“Como é que um animal irracional de um juiz destes anda à solta num tribunal? Precisa é de uma coleira e de uma trela e açaime”; “Uma advertência destas faria sentido se for enrolada, enfiada no rabo do juiz. Pode parecer chocante, o juiz se calhar discorda, mas há um precedente bíblico. Em Levítico 3:17, o Senhor disse a Moisés: e enrolarás a advertência e enfiá-la-ás no rabo do juiz”; “Este magistrado do Tribunal da Relação do Porto é um perigo para a segurança pública”. Estas foram algumas das declarações que várias figuras públicas de áreas diversas – aqui, Bruno Nogueira, Ricardo Araújo Pereira e Joana Amaral Dias, respetivamente – proferiram publicamente em relação ao juiz Neto de Moura e que agora estão a ser usadas pela defesa do magistrado para justificar as ações cíveis que estão a ser preparadas, num caso que levanta questões relativamente ao direito à liberdade de expressão e à ofensa ao bom nome.

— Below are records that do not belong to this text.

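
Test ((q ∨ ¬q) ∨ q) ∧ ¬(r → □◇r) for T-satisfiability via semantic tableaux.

Satisfiable (open branch found)

1. ((q ∨ ¬q) ∨ q) ∧ ¬(r → □◇r), u
2. (q ∨ ¬q) ∨ q, u
3. ¬(r → □◇r), u
4. r, u
5. ¬□◇r, u
6. q, u
7. ¬◇r, v
8. ¬r, v
Accessibility: uRu, uRv, vRv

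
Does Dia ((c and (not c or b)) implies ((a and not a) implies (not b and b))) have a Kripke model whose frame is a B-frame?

Yes, satisfiable

1. Dia ((c and (not c or b)) implies ((a and not a) implies (not b and b))), w0
2. (c and (not c or b)) implies ((a and not a) implies (not b and b)), w1
3. (a and not a) implies (not b and b), w1
4. not (a and not a), w1
5. a, w1
Accessibility: w0Rw0, w0Rw1, w1Rw0, w1Rw1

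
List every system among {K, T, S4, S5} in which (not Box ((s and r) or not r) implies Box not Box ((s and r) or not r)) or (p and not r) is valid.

S5

S5-tableau for the negation not ((not Box ((s and r) or not r) implies Box not Box ((s and r) or not r)) or (p and not r)):
1. not ((not Box ((s and r) or not r) implies Box not Box ((s and r) or not r)) or (p and not r)), w0
2. not (not Box ((s and r) or not r) implies Box not Box ((s and r) or not r)), w0
3. not (p and not r), w0
4. not Box ((s and r) or not r), w0
5. not Box not Box ((s and r) or not r), w0
6. r, w0
7. not ((s and r) or not r), w1
8. not (s and r), w1
9. r, w1
10. not s, w1
11. Box ((s and r) or not r), w2
12. (s and r) or not r, w0
13. (s and r) or not r, w1
14. (s and r) or not r, w2
15. s and r, w0
16. s, w0
17. s and r, w1
18. s, w1
Accessibility: w0Rw0, w0Rw1, w0Rw2, w1Rw0, w1Rw1, w1Rw2, w2Rw0, w2Rw1, w2Rw2
Branch closes: s and not s both at w1.
Every branch closes (one shown): valid in S5.
S4-tableau for the negation not ((not Box ((s and r) or not r) implies Box not Box ((s and r) or not r)) or (p and not r)):
1. not ((not Box ((s and r) or not r) implies Box not Box ((s and r) or not r)) or (p and not r)), w0
2. not (not Box ((s and r) or not r) implies Box not Box ((s and r) or not r)), w0
3. not (p and not r), w0
4. not Box ((s and r) or not r), w0
5. not Box not Box ((s and r) or not r), w0
6. r, w0
7. not ((s and r) or not r), w1
8. not (s and r), w1
9. r, w1
10. not s, w1
11. Box ((s and r) or not r), w2
12. (s and r) or not r, w2
13. not r, w2
Accessibility: w0Rw0, w0Rw1, w0Rw2, w1Rw1, w2Rw2
Complete open branch: countermodel on an S4-frame, so not valid in S4, nor in K, T (the same frame is also a K-frame and a T-frame).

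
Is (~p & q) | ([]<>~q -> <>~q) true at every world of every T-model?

Valid

Tableau for the negation ~((~p & q) | ([]<>~q -> <>~q)):
1. ~((~p & q) | ([]<>~q -> <>~q)), w0
2. ~(~p & q), w0   [~|-rule on 1]
3. ~([]<>~q -> <>~q), w0   [~|-rule on 1]
4. []<>~q, w0   [~->-rule on 3]
5. ~<>~q, w0   [~->-rule on 3]
6. <>~q, w0   [[]-rule on 4 via w0Rw0]
7. q, w0   [~<>-rule on 5 via w0Rw0]
8. p, w0   [~&-rule on 2 (branches; this branch)]
9. ~q, w1   [<>-rule on 6: fresh world w1, w0Rw1]
10. <>~q, w1   [[]-rule on 4 via w0Rw1]
11. q, w1   [~<>-rule on 5 via w0Rw1]
Accessibility: w0Rw0, w0Rw1, w1Rw1
Branch closes: q and ~q both at w1.
Every branch of the negation's tableau closes; the branch above is one of them.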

“Há que fazer uma avaliação do que é o direito à crítica e à sátira e à liberdade de expressão, e confrontar isso com quem se sente ofendido”, diz ao i o advogado Rogério Alves. “É uma linha ténue a que existe entre a ofensa e a liberdade de expressão. E mais do que isso, não se aplica igualmente a todos os contextos”, defende o especialista. Rogério Alves crê que, neste caso, “porventura haverá uma maior tolerância para um programa de humor, onde a sátira está mais presente e é mais admissível”. Mas, aqui, a fronteira, “além de ténue, é altamente subjetiva, até porque não há nenhum critério de lei que permita pôr a fronteira aqui ou acolá, tem de ser um juiz em cada caso concreto a aferir. Portanto, o juiz concreto, a julgar o processo concreto, perante o que concretamente as pessoas disseram, vai decidir. Outro poderá decidir de outra forma”, acredita o advogado, que não revela o que pensa sobre o caso específico. “Para decidir, o juiz vai ter de definir se existe uma ofensa e se é justificável em função da liberdade de expressão e da sátira”, antevê.

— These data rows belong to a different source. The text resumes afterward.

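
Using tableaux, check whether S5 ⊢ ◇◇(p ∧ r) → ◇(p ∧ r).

Valid

Tableau for the negation ¬(◇◇(p ∧ r) → ◇(p ∧ r)):
1. ¬(◇◇(p ∧ r) → ◇(p ∧ r)), 0
2. ◇◇(p ∧ r), 0
3. ¬◇(p ∧ r), 0
4. ¬(p ∧ r), 0
5. ¬r, 0
6. ◇(p ∧ r), 1
7. ¬(p ∧ r), 1
8. ¬r, 1
9. p ∧ r, 2
10. p, 2
11. r, 2
12. ¬(p ∧ r), 2
13. ¬r, 2
Accessibility: 0R0, 0R1, 0R2, 1R0, 1R1, 1R2, 2R0, 2R1, 2R2
Branch closes: r and ¬r both at 2.
Every branch of the negation's tableau closes; the branch above is one of them.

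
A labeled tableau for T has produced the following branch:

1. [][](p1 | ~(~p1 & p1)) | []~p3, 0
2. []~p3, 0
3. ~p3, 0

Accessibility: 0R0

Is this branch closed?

No world carries both an atom and its negation.

Open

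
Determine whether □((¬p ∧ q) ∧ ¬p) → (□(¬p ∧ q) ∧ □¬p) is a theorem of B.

Yes, valid

Tableau for the negation ¬(□((¬p ∧ q) ∧ ¬p) → (□(¬p ∧ q) ∧ □¬p)):
1. ¬(□((¬p ∧ q) ∧ ¬p) → (□(¬p ∧ q) ∧ □¬p)), u
2. □((¬p ∧ q) ∧ ¬p), u
3. ¬(□(¬p ∧ q) ∧ □¬p), u
4. (¬p ∧ q) ∧ ¬p, u
5. ¬p ∧ q, u
6. ¬p, u
7. q, u
8. ¬□(¬p ∧ q), u
9. ¬(¬p ∧ q), v
10. (¬p ∧ q) ∧ ¬p, v
11. ¬p ∧ q, v
12. ¬p, v
13. q, v
14. ¬q, v
Accessibility: uRu, uRv, vRu, vRv
Branch closes: q and ¬q both at v.
All branches of the negation close; one closing branch shown above.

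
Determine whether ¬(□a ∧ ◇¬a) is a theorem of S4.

Valid

Tableau for the negation □a ∧ ◇¬a:
1. □a ∧ ◇¬a, 0
2. □a, 0
3. ◇¬a, 0
4. a, 0
5. ¬a, 1
6. a, 1
Accessibility: 0R0, 0R1, 1R1
Branch closes: a and ¬a both at 1.
All branches of the negation close; one closing branch shown above.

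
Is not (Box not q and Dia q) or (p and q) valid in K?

Tableau for the negation not (not (Box not q and Dia q) or (p and q)):
1. not (not (Box not q and Dia q) or (p and q)), u
2. Box not q and Dia q, u   [neg-or-rule on 1]
3. not (p and q), u   [neg-or-rule on 1]
4. Box not q, u   [and-rule on 2]
5. Dia q, u   [and-rule on 2]
6. not q, u   [neg-and-rule on 3 (branches; this branch)]
7. q, v   [Dia-rule on 5: fresh world v, uRv]
8. not q, v   [Box-rule on 4 via uRv]
Accessibility: uRv
Branch closes: q and not q both at v.
Every branch of the negation's tableau closes; the branch above is one of them.

Valid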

As ações judiciais que as 20 pessoas visadas enfrentam não são criminais, mas sim civis, como confirmou ao i a defesa de Neto de Moura, e isso, assinala Rogério Alves, faz toda a diferença. “O que está em causa aqui não são as normas do Código Penal, porque o processo não vai seguir a via criminal, mas sim as normas do Código Civil, de proteção da honra e do bom nome e da integridade da vida privada e da integridade da vida pessoal. E, por isso, não se coloca a hipótese de vir a haver uma pena – não há uma multa nem prisão –, mas sim um pedido de indemnização.”

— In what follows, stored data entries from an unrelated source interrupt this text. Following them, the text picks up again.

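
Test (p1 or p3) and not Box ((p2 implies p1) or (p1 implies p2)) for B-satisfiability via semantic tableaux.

1. (p1 or p3) and not Box ((p2 implies p1) or (p1 implies p2)), u
2. p1 or p3, u
3. not Box ((p2 implies p1) or (p1 implies p2)), u
4. p3, u
5. not ((p2 implies p1) or (p1 implies p2)), v
6. not (p2 implies p1), v
7. not (p1 implies p2), v
8. p2, v
9. not p1, v
10. p1, v
11. not p2, v
Accessibility: uRu, uRv, vRu, vRv
Branch closes: p1 and not p1 both at v.
(One branch shown.) All branches close.

No, unsatisfiable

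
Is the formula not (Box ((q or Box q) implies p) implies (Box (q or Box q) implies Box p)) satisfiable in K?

Unsatisfiable (every branch closes)

1. not (Box ((q or Box q) implies p) implies (Box (q or Box q) implies Box p)), u
2. Box ((q or Box q) implies p), u
3. not (Box (q or Box q) implies Box p), u
4. Box (q or Box q), u
5. not Box p, u
6. not p, v
7. (q or Box q) implies p, v
8. q or Box q, v
9. not (q or Box q), v
10. not q, v
11. not Box q, v
12. Box q, v
13. not q, w
14. q, w
Accessibility: uRv, vRw
Branch closes: q and not q both at w.
(One branch shown.) All branches close.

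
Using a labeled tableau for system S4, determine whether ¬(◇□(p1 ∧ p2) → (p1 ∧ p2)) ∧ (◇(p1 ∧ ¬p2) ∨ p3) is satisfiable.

Yes, satisfiable

1. ¬(◇□(p1 ∧ p2) → (p1 ∧ p2)) ∧ (◇(p1 ∧ ¬p2) ∨ p3), u
2. ¬(◇□(p1 ∧ p2) → (p1 ∧ p2)), u
3. ◇(p1 ∧ ¬p2) ∨ p3, u
4. ◇□(p1 ∧ p2), u
5. ¬(p1 ∧ p2), u
6. p3, u
7. ¬p2, u
8. □(p1 ∧ p2), v
9. p1 ∧ p2, v
10. p1, v
11. p2, v
Accessibility: uRu, uRv, vRv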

Assim, caso a justiça venha a considerar que existiu uma “violação do direito à honra e que houve um excesso nas manifestações tidas por alguma ou algumas pessoas”, os visados arriscam-se ao pagamento de uma indemnização cujo montante depende dos valores pedidos pela defesa de Neto de Moura. “Mas, para isso, o lesado terá à mesma de fazer prova dos danos sofridos pela prática do ato, sejam eles materiais ou morais”, conclui Rogério Alves. Já o advogado de Neto de Moura disse ao i que os valores a pedir de indemnização “variam de acordo com o grau de ofensa, e que, para já, não há valores definidos”, embora admita que possam ultrapassar os 100 mil euros.
Já o advogado Luís Oom diz ao i não haver, neste caso, qualquer dúvida de que os limites da liberdade de expressão foram ultrapassados. “No caso concreto, acho que o juiz tem toda a razão para avançar com os processos. Foram feitos juízos de valor desonrosos e que ofendem e enxovalham Neto de Moura”, defende o advogado, que sublinha “não estar aqui em causa a questão dos acórdãos, mas sim o que foi dito sobre o juiz. O exercício da liberdade de opinião foi claramente ultrapassado e a linha não é ténue, é visível que foi ultrapassada.”
Tal como Rogério Alves, Luís Oom explica que o juiz responsável pelo processo irá analisar os danos concretos que as declarações provocaram a Neto de Moura para chegar a uma decisão que, sendo favorável a Neto de Moura, resultará em indemnizações que não é possível prever mas que serão “mais elevadas seguindo esta via do que seriam seguindo a via criminal”, assinala.
Para este advogado, de resto, é incontornável que há declarações que, mais do que outras, têm contornos especialmente graves: é o caso das proferidas por Mariana Mortágua ou Catarina Martins. “A que título é que uma deputada vem dizer que alguém não pode ser juiz?”, indigna-se.